Experimental study of the initial growth of a localized turbulent patch in a stably stratified fluid

TL;DR

This study experimentally investigates the initial growth, structure, and collapse of a turbulent patch in a stably stratified fluid, revealing non-equilibrium effects and entrainment dynamics through combined velocimetry and fluorescence measurements.

Contribution

It provides new insights into the growth and collapse mechanisms of turbulent patches, including direct measurements of entrainment and interface properties in stratified fluids.

Findings

Entrainment rate constrained between 0 and 0.1

Significant non-equilibrium effects inside the patch

Mean flow causes patch collapse

Abstract

We present a laboratory experiment of the growth of a turbulent patch in a stably stratified fluid, due to a localized source of turbulence, generated by an oscillating grid. Synchronized and overlapping particle image velocimetry and planar laser induced fluorescence measurements have been conducted capturing the evolution of the patch through its initial growth until it reached a maximum size, followed by its collapse. The simultaneous measurements of density and velocity fields allow for a direct quantification of the degree of mixing within the patch, the propagation speed of the turbulent/non-turbulent interface and its thickness. The velocity measurements indicate significant non-equilibrium effects inside the patch which are not consistent with the classical used grid-action model.
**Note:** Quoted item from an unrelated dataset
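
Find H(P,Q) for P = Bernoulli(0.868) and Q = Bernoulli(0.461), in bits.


H(P,Q) = -p*log2(q) - (1-p)*log2(1-q). -0.868*log2(0.461) = 0.969696; -0.132*log2(0.539) = 0.117697. H(P,Q) = 0.969696 + 0.117697 = 1.0874

1.0874 bits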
A local analysis of the turbulent/non-turbulent interface provides direct measurements of the entrainment velocity $w_{e}$ as compared to the local vertical velocity and turbulent intensity at the proximity of the interface. It is found that the entrainment rate $E$ is constrained in the range of $0{\div}0.1$ and that the local, gradient Richardson number at the interface is $\mathcal{O} (100)$. Finally, we show that the mean flow is responsible for the patch collapse.